Acquiring exclusive file locks

Internally, the Postfix programs cooperate in a very disciplined manner and rarely need to fight for exclusive file access. However, access conflicts may happen on the outside, for example, when mail has to be delivered while a user is accessing her mailbox. Postfix supports two types of file locks: Depending on the host system, Postfix uses one method or both. The following configuration parameters control how Postfix deals with file locks:
deliver_lock_attempts (default: 5)
The number of times to try locking a file before giving up.

deliver_lock_delay (default: 1 second)
How long to wait between attempts to lock a file.

stale_lock_time (default: 500)
How old an external lock file may be before it is forcibly removed.

Error recovery

Under conditions of severe stress, available system resources may be insufficient to accommodate Postfix's needs. The world may also seem to fall apart when a Postfix configuration file is broken, or when a Postfix program is defective.

The general approach taken in the face of disaster is to terminate with a fatal run-time error (or with a panic in case of software problems), and to try again after some time (the master daemon will restart processes after some delay). Each failed attempt is logged; hopefully, someone will notice the problem and fix it.

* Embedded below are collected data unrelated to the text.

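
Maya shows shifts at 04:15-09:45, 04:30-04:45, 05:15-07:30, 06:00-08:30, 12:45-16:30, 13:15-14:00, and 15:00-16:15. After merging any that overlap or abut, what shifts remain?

04:30–04:45 overlaps/touches 04:15–09:45 → extend to 04:15–09:45.
05:15–07:30 overlaps/touches 04:15–09:45 → extend to 04:15–09:45.
06:00–08:30 overlaps/touches 04:15–09:45 → extend to 04:15–09:45.
12:45–16:30 is disjoint → start new block.
13:15–14:00 overlaps/touches 12:45–16:30 → extend to 12:45–16:30.
15:00–16:15 overlaps/touches 12:45–16:30 → extend to 12:45–16:30.

04:15–09:45, 12:45–16:30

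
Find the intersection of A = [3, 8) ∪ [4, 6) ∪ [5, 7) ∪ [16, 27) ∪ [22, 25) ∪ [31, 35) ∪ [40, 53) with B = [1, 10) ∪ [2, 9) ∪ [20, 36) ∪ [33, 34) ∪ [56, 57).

A, merged: [3, 8), [16, 27), [31, 35), [40, 53).
B, merged: [1, 10), [20, 36), [56, 57).
[3, 8) ∩ B → [3, 8).
[16, 27) ∩ B → [20, 27).
[31, 35) ∩ B → [31, 35).
[40, 53) meets no B interval.

[3, 8) ∪ [20, 27) ∪ [31, 35)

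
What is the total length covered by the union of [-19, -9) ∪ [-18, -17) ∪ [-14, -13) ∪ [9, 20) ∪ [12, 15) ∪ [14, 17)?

Merged: [-19, -9), [9, 20).
Lengths: 10 + 11 = 21.

21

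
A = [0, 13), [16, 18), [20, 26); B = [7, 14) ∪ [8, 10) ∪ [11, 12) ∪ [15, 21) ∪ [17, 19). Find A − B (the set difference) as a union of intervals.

[0, 7) ∪ [21, 26)

B, merged: [7, 14), [15, 21).
[0, 13) with B removed leaves [0, 7).
[16, 18) lies entirely inside B → drops out.
[20, 26) with B removed leaves [21, 26).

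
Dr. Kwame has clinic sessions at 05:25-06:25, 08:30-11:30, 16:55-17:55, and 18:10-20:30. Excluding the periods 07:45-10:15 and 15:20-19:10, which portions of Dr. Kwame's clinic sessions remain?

05:25–06:25, 10:15–11:30, 19:10–20:30

05:25–06:25: nothing removed.
08:30–11:30 \ B = 10:15–11:30.
16:55–17:55: entirely removed.
18:10–20:30 \ B = 19:10–20:30.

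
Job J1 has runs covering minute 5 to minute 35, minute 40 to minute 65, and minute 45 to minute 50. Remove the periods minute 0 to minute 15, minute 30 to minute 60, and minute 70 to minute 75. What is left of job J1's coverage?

minute 15 to minute 30, minute 60 to minute 65

Merge the first list: minute 5 to minute 35, minute 40 to minute 65.
minute 5 to minute 35 with B removed leaves minute 15 to minute 30.
minute 40 to minute 65 with B removed leaves minute 60 to minute 65.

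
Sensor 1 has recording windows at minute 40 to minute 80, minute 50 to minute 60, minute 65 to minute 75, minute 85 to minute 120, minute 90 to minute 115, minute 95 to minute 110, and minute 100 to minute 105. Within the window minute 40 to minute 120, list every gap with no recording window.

Covered (merged): minute 40 to minute 80, minute 85 to minute 120.
Complement within minute 40 to minute 120: minute 80 to minute 85.

minute 80 to minute 85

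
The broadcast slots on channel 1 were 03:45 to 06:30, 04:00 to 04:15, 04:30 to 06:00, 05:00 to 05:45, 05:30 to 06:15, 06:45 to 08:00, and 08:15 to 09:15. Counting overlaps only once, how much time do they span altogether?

5 h

Merged: 03:45-06:30, 06:45-08:00, 08:15-09:15.
Lengths: 2 h 45 min + 1 h 15 min + 1 h = 5 h.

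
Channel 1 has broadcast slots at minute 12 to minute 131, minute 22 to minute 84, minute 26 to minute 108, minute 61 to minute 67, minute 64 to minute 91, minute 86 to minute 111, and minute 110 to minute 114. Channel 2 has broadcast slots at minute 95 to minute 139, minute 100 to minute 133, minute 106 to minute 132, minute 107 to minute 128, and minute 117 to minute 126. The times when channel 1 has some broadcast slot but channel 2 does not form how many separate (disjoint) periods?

1

A, merged: minute 12 to minute 131.
B, merged: minute 95 to minute 139.
A \ B = minute 12 to minute 95.
That is 1 disjoint piece.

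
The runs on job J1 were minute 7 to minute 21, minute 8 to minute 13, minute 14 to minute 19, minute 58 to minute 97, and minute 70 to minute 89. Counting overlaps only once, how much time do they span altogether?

53 minutes

Merged: minute 7 to minute 21, minute 58 to minute 97.
Lengths: 14 minutes + 39 minutes = 53 minutes.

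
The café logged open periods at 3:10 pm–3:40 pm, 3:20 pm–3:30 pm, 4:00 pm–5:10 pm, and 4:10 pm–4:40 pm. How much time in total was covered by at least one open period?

Merged: 3:10 pm-3:40 pm, 4:00 pm-5:10 pm.
Lengths: 30 min + 1 h 10 min = 1 h 40 min.

1 h 40 min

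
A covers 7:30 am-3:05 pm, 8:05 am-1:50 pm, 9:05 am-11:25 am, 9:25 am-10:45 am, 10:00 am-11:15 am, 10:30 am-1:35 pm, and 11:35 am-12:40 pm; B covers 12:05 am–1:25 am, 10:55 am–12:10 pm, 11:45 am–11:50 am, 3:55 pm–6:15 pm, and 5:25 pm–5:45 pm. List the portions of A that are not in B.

7:30 am–10:55 am, 12:10 pm–3:05 pm

Merge the first list: 7:30 am–3:05 pm.
Merge the second list: 12:05 am–1:25 am, 10:55 am–12:10 pm, 3:55 pm–6:15 pm.
7:30 am–3:05 pm with B removed leaves 7:30 am–10:55 am, 12:10 pm–3:05 pm.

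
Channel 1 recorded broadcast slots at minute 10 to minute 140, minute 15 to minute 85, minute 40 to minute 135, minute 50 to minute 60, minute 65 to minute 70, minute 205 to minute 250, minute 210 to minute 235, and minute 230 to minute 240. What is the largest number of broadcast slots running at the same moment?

Sweep endpoints in order; track running count of active intervals.
Peak of 4 reached at minute 50.

4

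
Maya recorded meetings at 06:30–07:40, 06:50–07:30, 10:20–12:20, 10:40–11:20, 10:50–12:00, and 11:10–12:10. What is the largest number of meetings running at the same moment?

4

Sweep endpoints in order; track running count of active intervals.
Peak of 4 reached at 11:10.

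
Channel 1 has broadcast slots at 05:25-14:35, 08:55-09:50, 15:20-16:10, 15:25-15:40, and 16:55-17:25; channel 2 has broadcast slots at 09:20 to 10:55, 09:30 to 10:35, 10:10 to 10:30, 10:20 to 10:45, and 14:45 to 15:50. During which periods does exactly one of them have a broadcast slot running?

05:25–09:20, 10:55–14:35, 14:45–15:20, 15:50–16:10, 16:55–17:25

A, merged: 05:25–14:35, 15:20–16:10, 16:55–17:25.
B, merged: 09:20–10:55, 14:45–15:50.
Only in the first: 05:25–09:20, 10:55–14:35, 15:50–16:10, 16:55–17:25.
Only in the second: 14:45–15:20.
Together these are the periods covered by exactly one.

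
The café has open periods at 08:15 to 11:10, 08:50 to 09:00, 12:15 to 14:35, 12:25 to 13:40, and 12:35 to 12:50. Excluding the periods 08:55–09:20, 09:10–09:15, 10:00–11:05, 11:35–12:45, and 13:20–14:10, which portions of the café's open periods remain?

08:15-08:55, 09:20-10:00, 11:05-11:10, 12:45-13:20, 14:10-14:35

Merge the first list: 08:15-11:10, 12:15-14:35.
Merge the second list: 08:55-09:20, 10:00-11:05, 11:35-12:45, 13:20-14:10.
08:15-11:10 with B removed leaves 08:15-08:55, 09:20-10:00, 11:05-11:10.
12:15-14:35 with B removed leaves 12:45-13:20, 14:10-14:35.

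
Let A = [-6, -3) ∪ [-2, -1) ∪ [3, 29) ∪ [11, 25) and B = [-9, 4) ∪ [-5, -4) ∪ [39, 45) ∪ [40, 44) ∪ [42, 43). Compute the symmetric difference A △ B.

First set merges to [-6, -3), [-2, -1), [3, 29).
Second set merges to [-9, 4), [39, 45).
Only in the first: [4, 29).
Only in the second: [-9, -6), [-3, -2), [-1, 3), [39, 45).
Together these are the periods covered by exactly one.

[-9, -6) ∪ [-3, -2) ∪ [-1, 3) ∪ [4, 29) ∪ [39, 45)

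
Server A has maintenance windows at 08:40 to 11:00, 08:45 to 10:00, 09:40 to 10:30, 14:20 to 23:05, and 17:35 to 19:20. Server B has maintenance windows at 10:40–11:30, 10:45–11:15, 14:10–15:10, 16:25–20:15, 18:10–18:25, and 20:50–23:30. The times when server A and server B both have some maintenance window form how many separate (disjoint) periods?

Merge the first list: 08:40–11:00, 14:20–23:05.
Merge the second list: 10:40–11:30, 14:10–15:10, 16:25–20:15, 20:50–23:30.
A ∩ B = 10:40–11:00, 14:20–15:10, 16:25–20:15, 20:50–23:05.
That is 4 disjoint pieces.

4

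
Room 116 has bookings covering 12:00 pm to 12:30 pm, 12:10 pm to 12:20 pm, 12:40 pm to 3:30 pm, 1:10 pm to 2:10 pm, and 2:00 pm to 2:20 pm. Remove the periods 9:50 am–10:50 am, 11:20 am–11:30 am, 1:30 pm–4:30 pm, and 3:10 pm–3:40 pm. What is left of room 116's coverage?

12:00 pm-12:30 pm, 12:40 pm-1:30 pm

First set merges to 12:00 pm-12:30 pm, 12:40 pm-3:30 pm.
Second set merges to 9:50 am-10:50 am, 11:20 am-11:30 am, 1:30 pm-4:30 pm.
12:00 pm-12:30 pm: no B overlap → unchanged.
12:40 pm-3:30 pm minus B → 12:40 pm-1:30 pm.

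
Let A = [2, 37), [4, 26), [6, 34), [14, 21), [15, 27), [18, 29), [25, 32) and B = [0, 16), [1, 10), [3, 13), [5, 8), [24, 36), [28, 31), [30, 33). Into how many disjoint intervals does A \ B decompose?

First set merges to [2, 37).
Second set merges to [0, 16), [24, 36).
A \ B = [16, 24), [36, 37).
That is 2 disjoint pieces.

2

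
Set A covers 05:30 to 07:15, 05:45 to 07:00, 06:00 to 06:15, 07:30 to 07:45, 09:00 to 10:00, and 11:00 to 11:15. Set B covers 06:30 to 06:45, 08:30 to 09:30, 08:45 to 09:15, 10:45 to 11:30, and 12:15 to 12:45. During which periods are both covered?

Merge the first list: 05:30-07:15, 07:30-07:45, 09:00-10:00, 11:00-11:15.
Merge the second list: 06:30-06:45, 08:30-09:30, 10:45-11:30, 12:15-12:45.
05:30-07:15 ∩ B → 06:30-06:45.
07:30-07:45 meets no B interval.
09:00-10:00 ∩ B → 09:00-09:30.
11:00-11:15 ∩ B → 11:00-11:15.

06:30-06:45, 09:00-09:30, 11:00-11:15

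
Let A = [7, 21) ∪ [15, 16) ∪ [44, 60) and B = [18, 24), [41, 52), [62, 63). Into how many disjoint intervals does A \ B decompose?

Merge the first list: [7, 21), [44, 60).
A \ B = [7, 18), [52, 60).
That is 2 disjoint pieces.

2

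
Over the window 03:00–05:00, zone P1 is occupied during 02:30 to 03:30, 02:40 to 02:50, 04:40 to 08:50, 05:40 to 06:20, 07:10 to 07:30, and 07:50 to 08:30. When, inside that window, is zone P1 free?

After merging, the occupied span is 02:30–03:30, 04:40–08:50.
Complement within 03:00–05:00: 03:30–04:40.

03:30–04:40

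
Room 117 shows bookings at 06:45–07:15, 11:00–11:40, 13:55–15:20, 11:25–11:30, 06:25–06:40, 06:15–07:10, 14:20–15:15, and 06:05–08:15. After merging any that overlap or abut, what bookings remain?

06:05-08:15, 11:00-11:40, 13:55-15:20

Sort by start: 06:05-08:15, 06:15-07:10, 06:25-06:40, 06:45-07:15, 11:00-11:40, 11:25-11:30, 13:55-15:20, 14:20-15:15.
06:15-07:10 overlaps/touches 06:05-08:15 → extend to 06:05-08:15.
06:25-06:40 overlaps/touches 06:05-08:15 → extend to 06:05-08:15.
06:45-07:15 overlaps/touches 06:05-08:15 → extend to 06:05-08:15.
11:00-11:40 is disjoint → start new block.
11:25-11:30 overlaps/touches 11:00-11:40 → extend to 11:00-11:40.
13:55-15:20 is disjoint → start new block.
14:20-15:15 overlaps/touches 13:55-15:20 → extend to 13:55-15:20.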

Some recovery strategies were implemented very early during Postfix development, and haven't been made configurable yet. What follows is the beginning of a growing list of recovery control parameters:

fork_attempts (default: 5 times)
The number of times to attempt to create a new process before giving up.

fork_delay (default: 1 second)
The delay between attempts to create a new process.

transport_retry_time (default: 60 seconds)
The amount of time between queue manager attempts to contact an apparently defunct Postfix delivery service.